Its chairman, Hadrian Southorn, a governor at Castle Community School, Deal, and South Deal Primary School, said: "The county had about £31million in reserves. At least £16million of that has had to be used to bolster schools to avoid them going into deficit."

Several schools are in the red already because of the Government's re-allocation of funds from the South East to the North of England, coupled with a rise in National Insurance contributions.

The forum's appeal follows its commissioning of an independent study, published by Price Waterhouse Coopers. Mr Southorn said: "If the Government doesn't change its position, there are three alternatives.

"One is that council tax would have to go up to cover the schools budget, or it would mean that you would have to rob the other services' budgets, like social services, the fire service and police.

"But you can't cut them back any further - the alternative is to reduce the number of staff and therefore increase the number of pupils in classes."

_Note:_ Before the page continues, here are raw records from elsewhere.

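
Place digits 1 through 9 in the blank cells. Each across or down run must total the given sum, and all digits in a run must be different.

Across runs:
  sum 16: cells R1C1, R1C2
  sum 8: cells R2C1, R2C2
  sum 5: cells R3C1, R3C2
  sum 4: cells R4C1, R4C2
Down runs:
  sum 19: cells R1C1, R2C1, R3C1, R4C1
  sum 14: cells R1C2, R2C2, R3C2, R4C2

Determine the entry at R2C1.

16 in 2 cells must be {7,9}; 4 in 2 cells must be {1,3}.
Only 7 fits R1C2 under both its across sum 16 and down sum 14.
Given what's placed, R4C2 must be 1 to fit the 4 across and 14 down.
R1C1 = 16 − 7 = 9 completes the 16 across.
R2C2 = 2: the only remaining digit allowed by both the 8 across and the 14 down.
R3C2 = 14 − 10 = 4 completes the 14 down.
R4C1 = 4 − 1 = 3 completes the 4 across.
R2C1 = 8 − 2 = 6 completes the 8 across.

6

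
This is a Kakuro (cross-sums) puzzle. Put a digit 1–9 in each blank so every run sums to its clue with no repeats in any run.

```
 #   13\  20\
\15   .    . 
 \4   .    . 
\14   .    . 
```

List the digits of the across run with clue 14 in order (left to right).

5 9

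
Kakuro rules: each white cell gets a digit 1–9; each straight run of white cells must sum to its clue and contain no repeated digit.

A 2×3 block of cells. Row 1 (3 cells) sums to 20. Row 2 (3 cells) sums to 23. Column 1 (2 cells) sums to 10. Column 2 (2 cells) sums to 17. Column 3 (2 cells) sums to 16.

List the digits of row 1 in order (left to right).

4, 9, 7

23 in 3 cells must be {6,8,9}; 17 in 2 cells must be {8,9}; 16 in 2 cells must be {7,9}.
The 23 across and the 16 down share only 9, so (2,3) = 9.
(1,3) = 16 − 9 = 7 completes the 16 down.
Given what's placed, (2,2) must be 8 to fit the 23 across and 17 down.
(1,2) = 17 − 8 = 9 completes the 17 down.
(2,1) = 23 − 17 = 6 completes the 23 across.
(1,1) = 20 − 16 = 4 completes the 20 across.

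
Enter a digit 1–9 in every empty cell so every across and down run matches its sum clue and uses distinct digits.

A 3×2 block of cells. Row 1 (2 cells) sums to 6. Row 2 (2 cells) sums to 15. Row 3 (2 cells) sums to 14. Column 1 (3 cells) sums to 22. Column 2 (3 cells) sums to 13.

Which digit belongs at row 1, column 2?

1

The 6 across and the 22 down share only 5, so (1,1) = 5.
(1,2) = 6 − 5 = 1 completes the 6 across.
Nothing is forced directly, so branch on (2,1), whose candidates are 8 or 9. If (2,1) = 9: then (2,2) would have to be in {6} for the 15 across but in {3,4,5,7,8,9} for the 13 down — contradiction. So (2,1) = 8.
(2,2) = 15 − 8 = 7 completes the 15 across.
(3,1) = 22 − 13 = 9 completes the 22 down.
(3,2) = 14 − 9 = 5 completes the 14 across.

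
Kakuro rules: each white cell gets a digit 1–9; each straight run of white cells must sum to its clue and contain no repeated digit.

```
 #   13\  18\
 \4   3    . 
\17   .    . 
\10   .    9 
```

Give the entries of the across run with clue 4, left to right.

3 1

4 in 2 cells must be {1,3}; 17 in 2 cells must be {8,9}.
R1C2 = 4 − 3 = 1 completes the 4 across.
R2C2 = 18 − 10 = 8 completes the 18 down.
R3C1 = 10 − 9 = 1 completes the 10 across.
R2C1 = 17 − 8 = 9 completes the 17 across.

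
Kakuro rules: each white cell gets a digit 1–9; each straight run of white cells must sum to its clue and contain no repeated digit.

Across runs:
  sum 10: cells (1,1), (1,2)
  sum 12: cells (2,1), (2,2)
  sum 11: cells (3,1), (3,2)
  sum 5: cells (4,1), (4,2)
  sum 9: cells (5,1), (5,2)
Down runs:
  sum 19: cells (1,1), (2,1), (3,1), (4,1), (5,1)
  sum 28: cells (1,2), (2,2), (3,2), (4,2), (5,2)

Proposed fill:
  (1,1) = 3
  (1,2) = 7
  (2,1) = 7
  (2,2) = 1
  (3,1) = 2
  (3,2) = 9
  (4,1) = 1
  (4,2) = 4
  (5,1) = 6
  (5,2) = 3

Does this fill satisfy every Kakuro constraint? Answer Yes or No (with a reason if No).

No — the across run (2,1)–(2,2) sums to 8, not 12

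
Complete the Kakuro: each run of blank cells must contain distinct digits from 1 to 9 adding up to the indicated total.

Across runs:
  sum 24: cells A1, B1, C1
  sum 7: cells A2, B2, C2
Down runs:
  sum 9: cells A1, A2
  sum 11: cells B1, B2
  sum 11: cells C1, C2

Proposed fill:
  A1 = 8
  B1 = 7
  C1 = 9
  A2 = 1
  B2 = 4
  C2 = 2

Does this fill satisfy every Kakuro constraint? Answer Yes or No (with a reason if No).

Across: 8+7+9=24; 1+4+2=7. Down: 8+1=9; 7+4=11; 9+2=11. No digit repeats within any run.

Yes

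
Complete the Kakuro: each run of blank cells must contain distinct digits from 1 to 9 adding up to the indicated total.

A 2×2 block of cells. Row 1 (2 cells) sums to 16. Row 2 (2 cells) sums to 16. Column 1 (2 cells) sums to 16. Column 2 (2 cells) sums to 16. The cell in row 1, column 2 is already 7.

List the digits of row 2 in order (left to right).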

Sue Glanville, head teacher at Invicta Grammar School for Girls, Maidstone, and a member of the forum's executive, said: "I am just hoping that the Government will review its spending plan now they know the seriousness of our situation."

Cllr Carter, said 39 teachers had been made redundant this year because of the crisis.

About 80 full-time posts in the council's education support service had also been cut, he added.

Cllr Carter stressed: "It's very clear that the implications for Kent schools are, frankly, horrible." He added that it was unacceptable to raise council tax by four or five per cent to cover the shortfall.